Children with this disorder commonly are argumentative with adults,
frequently lose their temper, swear, and are often angry, resentful, and easily
annoyed by others. They frequently actively defy adult requests or rules and
deliberately annoy other people. They tend to blame others for their own
mistakes or difficulties.
Manifestations of the disorder are almost invariably present in the home, but
may not be present at school or with other adults or peers. In some cases,
features of the disorder, from the beginning of the disturbance, are displayed in
areas outside the home; in other cases, they start in the home, but later develop
in areas outside the home. Typically, symptoms of the disorder are more evident
in interactions with adults or peers whom the child knows well. Thus, children
with the disorder are likely to show little or no signs of the disorder when
examined clinically.
Usually the person does not regard himself or herself as oppositional or
defiant, but justifies his or her behavior as a response to unreasonable
circumstances.
Associated features. Associated features vary as a function of age, and
include low self-esteem, mood lability, low frustration tolerance, and temper
outbursts. There may be heavy use of illegal psychoactive substances, such as
cannabis and alcohol (before the legal age). Use of tobacco is common. Often
Attention-deficit Hyperactivity Disorder is also present.

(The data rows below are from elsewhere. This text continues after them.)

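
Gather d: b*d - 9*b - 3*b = b*d - 12*b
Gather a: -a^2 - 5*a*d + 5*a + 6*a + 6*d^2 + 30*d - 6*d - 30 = -a^2 + a*(11 - 5*d) + 6*d^2 + 24*d - 30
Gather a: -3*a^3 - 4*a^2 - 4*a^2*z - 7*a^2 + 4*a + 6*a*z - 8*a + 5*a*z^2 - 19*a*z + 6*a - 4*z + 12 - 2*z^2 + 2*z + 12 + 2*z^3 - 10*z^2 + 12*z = -3*a^3 + a^2*(-4*z - 11) + a*(5*z^2 - 13*z + 2) + 2*z^3 - 12*z^2 + 10*z + 24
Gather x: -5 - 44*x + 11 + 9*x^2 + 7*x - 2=9*x^2 - 37*x + 4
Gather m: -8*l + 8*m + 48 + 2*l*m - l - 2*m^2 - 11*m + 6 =-9*l - 2*m^2 + m*(2*l - 3) + 54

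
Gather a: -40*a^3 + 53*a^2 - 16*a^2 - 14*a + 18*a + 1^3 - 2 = -40*a^3 + 37*a^2 + 4*a - 1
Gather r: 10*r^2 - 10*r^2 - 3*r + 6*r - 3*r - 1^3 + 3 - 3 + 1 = 0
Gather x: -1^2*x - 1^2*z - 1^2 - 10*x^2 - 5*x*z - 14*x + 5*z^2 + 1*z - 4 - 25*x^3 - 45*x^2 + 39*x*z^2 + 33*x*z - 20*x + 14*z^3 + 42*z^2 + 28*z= -25*x^3 - 55*x^2 + x*(39*z^2 + 28*z - 35) + 14*z^3 + 47*z^2 + 28*z - 5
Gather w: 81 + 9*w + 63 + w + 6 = 10*w + 150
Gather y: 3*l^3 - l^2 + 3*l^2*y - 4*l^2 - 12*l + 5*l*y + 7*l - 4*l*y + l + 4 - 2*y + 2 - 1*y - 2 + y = 3*l^3 - 5*l^2 - 4*l + y*(3*l^2 + l - 2) + 4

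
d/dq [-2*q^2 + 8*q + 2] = 8 - 4*q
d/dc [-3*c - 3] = -3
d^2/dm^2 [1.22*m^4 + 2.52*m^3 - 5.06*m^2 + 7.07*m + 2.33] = 14.64*m^2 + 15.12*m - 10.12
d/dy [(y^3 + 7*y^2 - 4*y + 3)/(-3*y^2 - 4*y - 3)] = (-3*y^4 - 8*y^3 - 49*y^2 - 24*y + 24)/(9*y^4 + 24*y^3 + 34*y^2 + 24*y + 9)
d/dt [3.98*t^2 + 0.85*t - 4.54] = 7.96*t + 0.85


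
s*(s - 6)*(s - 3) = s^3 - 9*s^2 + 18*s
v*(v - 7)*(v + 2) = v^3 - 5*v^2 - 14*v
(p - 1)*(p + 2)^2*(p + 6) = p^4 + 9*p^3 + 18*p^2 - 4*p - 24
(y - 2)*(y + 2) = y^2 - 4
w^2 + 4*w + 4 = (w + 2)^2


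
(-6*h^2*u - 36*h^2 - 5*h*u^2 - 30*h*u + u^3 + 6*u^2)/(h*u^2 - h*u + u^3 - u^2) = (-6*h*u - 36*h + u^2 + 6*u)/(u*(u - 1))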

Age at onset. Although precursors may appear in early childhood, the
disorder, as defined, typically begins by eight years, and usually not later than
early adolescence.
Course. The course is unknown. In many cases the disturbance evolves into
Conduct Disorder or a Mood Disorder.
Impairment. Impairment is usually greatest within the home.

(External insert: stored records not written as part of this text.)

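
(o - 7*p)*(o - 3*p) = o^2 - 10*o*p + 21*p^2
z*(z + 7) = z^2 + 7*z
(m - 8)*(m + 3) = m^2 - 5*m - 24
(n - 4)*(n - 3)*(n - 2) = n^3 - 9*n^2 + 26*n - 24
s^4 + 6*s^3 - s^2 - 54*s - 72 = (s - 3)*(s + 2)*(s + 3)*(s + 4)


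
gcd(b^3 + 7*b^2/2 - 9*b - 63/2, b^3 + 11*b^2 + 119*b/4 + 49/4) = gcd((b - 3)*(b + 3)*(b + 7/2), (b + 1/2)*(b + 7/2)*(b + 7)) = b + 7/2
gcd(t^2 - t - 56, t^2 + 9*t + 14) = t + 7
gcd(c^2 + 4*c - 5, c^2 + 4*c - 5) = c^2 + 4*c - 5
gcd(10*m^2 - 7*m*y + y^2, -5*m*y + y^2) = -5*m + y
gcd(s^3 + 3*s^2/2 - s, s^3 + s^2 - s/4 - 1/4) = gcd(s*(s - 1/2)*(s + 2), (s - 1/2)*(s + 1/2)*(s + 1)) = s - 1/2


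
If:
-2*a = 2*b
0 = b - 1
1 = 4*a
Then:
No Solution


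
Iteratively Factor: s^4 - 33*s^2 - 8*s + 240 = (s - 5)*(s^3 + 5*s^2 - 8*s - 48) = (s - 5)*(s + 4)*(s^2 + s - 12) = (s - 5)*(s + 4)^2*(s - 3)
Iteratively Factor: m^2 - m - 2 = (m + 1)*(m - 2)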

Complications. Conduct Disorder is a common complication.
Predisposing factors and prevalence. No information.
Sex ratio. Before puberty, the disorder is more common in males than in
females; in postpubertal children the sex ratio is probably equal.

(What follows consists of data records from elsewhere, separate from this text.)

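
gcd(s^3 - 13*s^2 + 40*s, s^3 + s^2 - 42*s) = s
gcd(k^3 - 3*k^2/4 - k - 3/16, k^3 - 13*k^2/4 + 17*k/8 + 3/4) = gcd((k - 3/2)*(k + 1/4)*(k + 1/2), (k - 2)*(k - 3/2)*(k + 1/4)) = k^2 - 5*k/4 - 3/8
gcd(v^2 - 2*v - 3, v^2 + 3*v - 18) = v - 3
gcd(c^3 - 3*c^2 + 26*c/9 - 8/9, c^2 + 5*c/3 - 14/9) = c - 2/3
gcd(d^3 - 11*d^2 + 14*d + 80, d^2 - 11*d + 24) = d - 8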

Familial pattern. No information.
Differential diagnosis. In Conduct Disorder all of the features of Oppositional
Defiant Disorder are likely to be present; for that reason, Conduct Disorder
preempts the diagnosis of Oppositional Defiant Disorder. In a psychotic
disorder, such as Schizophrenia, the features of Oppositional Defiant Disorder
may be seen, particularly during the prodromal phase; and a psychotic disorder
therefore preempts the diagnosis of Oppositional Defiant Disorder. Features of
Oppositional Defiant Disorder may be seen during the course of Dysthymia, or a
Manic, Hypomanic, or Major Depressive Episode, but in such cases the
additional diagnosis of Oppositional Defiant Disorder is not made.